Buchmeier’s sophomore season (4-2, 3.88), was followed by a dominating 2000 summer as a member of the Hays (Kan.) Larks in the Jayhawk League. Gagne made a huge impact as a freshman starter and top reliever in 2000 (7-1, 4.46).
Notre Dame’s chief area of concern is the bullpen, which no longer includes graduated all-time saves leader John Corbin (who also set the season record in 2000 with 11 saves, for 20 in his career).
Top closer contenders include hard-throwing junior Drew Duff (4-2, 5.05 ERA in 2000) and freshman Aaron Edwards, a poised newcomer who may have the best curveball on the staff. Top veteran relievers include senior lefthander Mike Naumann (2-1, 2.48 ERA in 2000) and sophomore Matt Laird (5-2, 3.83).
The probable position players include seven veterans and a pair of freshmen in second baseman Steve Sollmann and first baseman Joe Thaman-a formidable right side of the infield due to their all-around athleticism (Sollmann is the brother of former Irish baseball and football player Scott Sollmann).

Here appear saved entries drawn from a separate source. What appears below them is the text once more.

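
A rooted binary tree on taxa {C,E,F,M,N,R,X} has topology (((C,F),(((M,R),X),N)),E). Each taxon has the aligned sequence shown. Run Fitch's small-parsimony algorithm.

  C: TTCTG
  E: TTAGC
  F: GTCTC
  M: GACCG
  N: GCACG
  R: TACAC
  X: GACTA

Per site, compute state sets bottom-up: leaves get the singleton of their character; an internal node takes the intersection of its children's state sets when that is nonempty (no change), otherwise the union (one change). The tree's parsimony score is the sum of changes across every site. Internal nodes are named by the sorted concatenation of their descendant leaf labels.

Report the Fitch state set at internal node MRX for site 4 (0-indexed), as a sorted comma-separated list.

site 0, node CF: C={T} ∪ F={G} → {G,T} (+1)
site 0, node MR: M={G} ∪ R={T} → {G,T} (+1)
site 0, node MRX: MR={G,T} ∩ X={G} → {G} (+0)
site 0, node MNRX: MRX={G} ∩ N={G} → {G} (+0)
site 0, node CFMNRX: CF={G,T} ∩ MNRX={G} → {G} (+0)
site 0, node CEFMNRX: CFMNRX={G} ∪ E={T} → {G,T} (+1)
site 1, node CF: C={T} ∩ F={T} → {T} (+0)
site 1, node MR: M={A} ∩ R={A} → {A} (+0)
site 1, node MRX: MR={A} ∩ X={A} → {A} (+0)
site 1, node MNRX: MRX={A} ∪ N={C} → {A,C} (+1)
site 1, node CFMNRX: CF={T} ∪ MNRX={A,C} → {A,C,T} (+1)
site 1, node CEFMNRX: CFMNRX={A,C,T} ∩ E={T} → {T} (+0)
site 2, node CF: C={C} ∩ F={C} → {C} (+0)
site 2, node MR: M={C} ∩ R={C} → {C} (+0)
site 2, node MRX: MR={C} ∩ X={C} → {C} (+0)
site 2, node MNRX: MRX={C} ∪ N={A} → {A,C} (+1)
site 2, node CFMNRX: CF={C} ∩ MNRX={A,C} → {C} (+0)
site 2, node CEFMNRX: CFMNRX={C} ∪ E={A} → {A,C} (+1)
site 3, node CF: C={T} ∩ F={T} → {T} (+0)
site 3, node MR: M={C} ∪ R={A} → {A,C} (+1)
site 3, node MRX: MR={A,C} ∪ X={T} → {A,C,T} (+1)
site 3, node MNRX: MRX={A,C,T} ∩ N={C} → {C} (+0)
site 3, node CFMNRX: CF={T} ∪ MNRX={C} → {C,T} (+1)
site 3, node CEFMNRX: CFMNRX={C,T} ∪ E={G} → {C,G,T} (+1)
site 4, node CF: C={G} ∪ F={C} → {C,G} (+1)
site 4, node MR: M={G} ∪ R={C} → {C,G} (+1)
site 4, node MRX: MR={C,G} ∪ X={A} → {A,C,G} (+1)
site 4, node MNRX: MRX={A,C,G} ∩ N={G} → {G} (+0)
site 4, node CFMNRX: CF={C,G} ∩ MNRX={G} → {G} (+0)
site 4, node CEFMNRX: CFMNRX={G} ∪ E={C} → {C,G} (+1)
per-site changes: [3, 2, 2, 4, 4]; total = 15

A,C,G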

Senior shortstop Alec Porzel is the veteran leader and has posted team-best RBI totals each of the past two seasons (58 in 2000, plus a .342 average and nine home runs).
Three lefthanded-hitting juniors embark on their third season as everyday starters. Speedy centerfielder Steve Stanley (.362, 29 stolen bases) again should bat second (in front of Porzel) while hard-nosed catcher Paul O’Toole (.302, eight home runs, 39 RBI) is the emotional leader of the defense. Andrew Bushey (.275, 30 RBI) is one of the top defensive third basemen in the BIG EAST Conference and could boost his offense while also backing up O’Toole at catcher.
Another junior, Ken Meyer (.326, 3 HR, 20 RBI), provided a spark as a leadoff designated hitter in 2000 and also could see time this season at first base.
Aside from Heilman, the team’s most visible player is sophomore rightfielder Brian Stavisky, a 6-3, 230-pound lefthander who earned Freshman All-America honors after batting .298 with a team-best 14 home run and 45 RBI. Stavisky-who is slated to move into the cleanup role-had a standout performance in the nation’s premier summer baseball league, as he joined Stanley and O’Toole as starters in the Cape Cod League All-Star game and earned MVP honors after hitting two home runs in that wooden-bat game.
Sophomore Kris Billmaier (.354, 4 HR, 19 RBI) and junior Matt Bok (.259, 14 RBI) are top contenders to start in left field while junior DH Matt Strickroth, senior utility player Ben Cooke and freshman infielder Javier Sanchez will give the Irish solid depth.
“The bar is set very high and I’m not afraid to say that,” said Mainieri, whose first six Irish squads have extended the program’s string of 40-win seasons to 12.
“We have talent but more importantly we have tremendous competitors with a lot of pride. When you have tough kids with pride like that, you don’t put limits on what they can accomplish.”